Wednesday, September 17, 2008

Thermometer or Thermostat?

One of the wonderful gifts that God has given to married couples is the gift of sexual intimacy. And yet, one of the most contentious areas of a marriage relationship is the area of sexual intimacy. How can a couple wade through the confusion and conflict that often occurs surrounding this topic and arrive at the wonder and joy of how God has designed it?

One of the most common mistakes that couples make is in how they view the subject of sexual intimacy. Some feel that, if there is a distance between husband and wife, a vibrant sex life will fix what ails them. Some feel that, even if everything else is out of kilter, if their intimacy is good, the marriage will be okay.

Couples who view their sexual intimacy in this way make a common but critical mistake. They view their sexual intimacy as a thermostat. Thermostats are used to set the temperature in a room, home, or building. The environment and surroundings of a home are set by the settings on the thermostat.

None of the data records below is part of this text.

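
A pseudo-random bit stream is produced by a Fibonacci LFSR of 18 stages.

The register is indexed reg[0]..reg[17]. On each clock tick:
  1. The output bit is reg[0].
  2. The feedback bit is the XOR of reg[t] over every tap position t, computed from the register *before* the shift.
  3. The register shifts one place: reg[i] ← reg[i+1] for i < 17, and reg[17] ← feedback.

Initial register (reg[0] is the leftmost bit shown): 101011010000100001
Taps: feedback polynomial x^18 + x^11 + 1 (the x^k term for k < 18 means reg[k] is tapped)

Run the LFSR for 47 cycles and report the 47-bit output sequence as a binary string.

10101101000010000111101110110101011101000000010

k : reg_k → out_k, fb_k
0: 101011010000100001 → 1, fb=1
1: 010110100001000011 → 0, fb=1
2: 101101000010000111 → 1, fb=1
3: 011010000100001111 → 0, fb=0
4: 110100001000011110 → 1, fb=1
5: 101000010000111101 → 1, fb=1
6: 010000100001111011 → 0, fb=1
7: 100001000011110111 → 1, fb=0
8: 000010000111101110 → 0, fb=1
9: 000100001111011101 → 0, fb=1
10: 001000011110111011 → 0, fb=0
11: 010000111101110110 → 0, fb=1
12: 100001111011101101 → 1, fb=0
13: 000011110111011010 → 0, fb=1
14: 000111101110110101 → 0, fb=0
15: 001111011101101010 → 0, fb=1
16: 011110111011010101 → 0, fb=1
17: 111101110110101011 → 1, fb=1
18: 111011101101010111 → 1, fb=0
19: 110111011010101110 → 1, fb=1
20: 101110110101011101 → 1, fb=0
21: 011101101010111010 → 0, fb=0
22: 111011010101110100 → 1, fb=0
23: 110110101011101000 → 1, fb=0
24: 101101010111010000 → 1, fb=0
25: 011010101110100000 → 0, fb=0
26: 110101011101000000 → 1, fb=0
27: 101010111010000000 → 1, fb=1
28: 010101110100000001 → 0, fb=0
29: 101011101000000010 → 1, fb=1
30: 010111010000000101 → 0, fb=0
31: 101110100000001010 → 1, fb=1
32: 011101000000010101 → 0, fb=0
33: 111010000000101010 → 1, fb=1
34: 110100000001010101 → 1, fb=0
35: 101000000010101010 → 1, fb=1
36: 010000000101010101 → 0, fb=1
37: 100000001010101011 → 1, fb=1
38: 000000010101010111 → 0, fb=1
39: 000000101010101111 → 0, fb=0
40: 000001010101011110 → 0, fb=1
41: 000010101010111101 → 0, fb=0
42: 000101010101111010 → 0, fb=1
43: 001010101011110101 → 0, fb=1
44: 010101010111101011 → 0, fb=1
45: 101010101111010111 → 1, fb=0
46: 010101011110101110 → 0, fb=0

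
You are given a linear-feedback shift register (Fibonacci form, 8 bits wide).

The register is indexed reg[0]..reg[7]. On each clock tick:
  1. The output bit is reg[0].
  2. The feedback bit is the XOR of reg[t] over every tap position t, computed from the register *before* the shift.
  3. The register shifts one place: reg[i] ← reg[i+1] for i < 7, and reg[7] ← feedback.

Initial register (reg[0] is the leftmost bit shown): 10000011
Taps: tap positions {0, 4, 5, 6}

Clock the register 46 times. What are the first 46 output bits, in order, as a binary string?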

However, God did not design marriage to stand on the foundation of sexual intimacy. No, marriage is designed to stand on the foundation of selflessness, communication and respect. It is designed to stand on the foundation and the fruit of the gospel. So, how does sexual intimacy fit into this?

Rather than using sexual intimacy as a thermostat to set the temperature of a marriage, sexual intimacy ought be used as thermometer. Thermometers don’t set or prescribe anything. Instead, they simply give a reading of how something is. They serve to let you know if something is wrong. However, you don’t fix anything by using a thermometer.

If a couple is struggling in their sexual lives, the problem is rarely in their sexual lives. It is likely somewhere else, such as their communication or their respect for each other. Perhaps their struggle finds its roots in drifting from a dependent faith upon Christ. In any case, fixing the sexual issues in their relationship will do nothing to address the deeper issues that are causing the problems in their intimacy.

So, if you find that the sexual intimacy in your marriage is either lacking or struggling, it is certainly worth addressing. But don’t make the “thermostat” mistake. Look deeper and look beyond the bedroom. Are you loving your spouse with the love of Christ? Are you communicating and building a relationship of love and respect? Are there areas of unrepentant sin in your life? Are you allowing the gospel to function in your marriage?

If you will fight the temptation to adjust the sexual thermostat, you will find, in time, by God’s grace, that the thermometer of your sexual intimacy should rise. Intimacy between a husband and a wife is a gift from a loving God. When properly understood and rightly prioritized, it can be a gift that a couple enjoys for their entire marriage.

Note: Even in marriages where there is some medical reason for limits on sexual activity, physical affection ought to flow from a foundation of the gospel functioning in a marriage. Though the specific activity may change…the same principles hold true. Physical affection is still far better considered a thermometer rather than a thermostat.